Le Pays de Galles se considérait comme un territoire avec une relation particulière avec la Couronne. Ils croyaient pouvoir arrêter l'effusion de sang. Une partie importante de ce soutien était la défense de Charles Ier du protestantisme conservateur, qui a été présenté aux habitants comme la réincarnation de leur propre religion ancienne. Les parlementaires ont également annoncé une version plus radicale. Les Gallois sont donc devenus des défenseurs passionnés du type d'église qu'ils aimaient avec un monarque à sa tête. Seules quelques villes avaient peu de soutien parlementaire, comme Wrexham et Cardiff. Mais ces votes appartenaient à une minorité. Pour Charles, le Pays de Galles était une source fiable d'argent et de troupes; ici, si nécessaire, un point d'appui pouvait être déployé pour l'introduction de troupes en Irlande.
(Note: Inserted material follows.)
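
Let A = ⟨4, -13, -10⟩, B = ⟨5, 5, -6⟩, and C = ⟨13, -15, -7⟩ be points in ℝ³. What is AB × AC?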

Le Parlement voulait conclure une alliance avec l'Écosse. Il existe une théorie selon laquelle au milieu du 17e siècle, le Parlement anglais a tenté d'intégrer l'Écosse à la Grande-Bretagne. En fait, les Britanniques ont essayé d'éviter cette alliance pendant de nombreuses années, la concluant à contrecœur à la fin. Dans les années 1640, les Écossais eux-mêmes ont fait appel aux Britanniques pour une alliance, car ils croyaient qu'un avenir prospère pour les deux pays ne reposait que sur la forme d'une fédération. Le Parlement britannique s'y est opposé pour deux raisons importantes. Les Écossais pourraient empêcher la séparation stricte de l'Église et de l'État avec la supériorité de la première. Les Britanniques ne voulaient pas non plus que le parlement de leurs voisins puisse opposer leur veto à leurs propres politiques. En échange du soutien des Écossais pendant les guerres, le Parlement a promis une union fédérale et une église unie. Cependant, après l'abolition de la monarchie en Angleterre et en Irlande et après l'exécution de Charles Ier en 1649, les Écossais ont été déclarés leur indépendance et le droit de décider de leur propre destin. Mais les Écossais ont refusé d'accepter cela, votant pour soutenir Charles II comme roi d'Angleterre, d'Écosse et d'Irlande. Et puis il y a eu la bataille de Worcester en 1651, quand Cromwell a vaincu les Écossais. Ensuite, les Britanniques ont dû faire un choix: ils pourraient retirer l'armée ou capturer l'Écosse et arrêter les attaques constantes contre leur pays. En conséquence, il a été décidé de se débarrasser de la menace en unissant l'Angleterre et l'Écosse. C'était une mesure nécessaire. Les Britanniques y sont allés sans enthousiasme, le considérant comme une nécessité raisonnable.